The study uses global data from the largest continuous carbon flux monitoring network (FLUXNET) to derive temperature response curves for global land carbon uptake. The results show that complex ecosystems in particular, such as rainforests and boreal coniferous forests, could lose close to half of their carbon storage potential as early as 2040. By 2100, even half of the terrestrial ecosystems could reach the tipping point at which CO2 release outweighs CO2 uptake.

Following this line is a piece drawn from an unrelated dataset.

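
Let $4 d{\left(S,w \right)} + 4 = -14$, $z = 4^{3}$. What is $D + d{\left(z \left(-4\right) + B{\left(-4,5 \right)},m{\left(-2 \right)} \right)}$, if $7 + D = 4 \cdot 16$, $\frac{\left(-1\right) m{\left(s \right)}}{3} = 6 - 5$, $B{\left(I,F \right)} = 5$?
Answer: $\frac{105}{2} \approx 52.5$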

Some experts were critical of the results of the study, which can be read in detail here (only in German): https://www.sciencemediacenter.de/alle-angebote/research-in-context/details/news/land-oekosysteme-schon-bald-kohlenstoff-quellen-statt-senken/
Regardless of the study’s results and the justified criticism in the scientific community or contrary results in other studies, it is of great importance to minimize man-made greenhouse gas emissions and to recognize the importance of terrestrial ecosystems – not only in terms of carbon storage. Measures relating to LULUCF (Land Use, Land-Use Change, and Forestry), as agreed upon in major international conventions such as the Kyoto Protocol and the Paris Agreement, must be taken seriously and implemented to achieve the climate targets anchored therein. The protection of forests and ecosystems is a priority; any use must be ecologically based and sustainable. This is the only way to maintain the functionality of ecosystems so that we do not lose them as supporters in the climate crisis.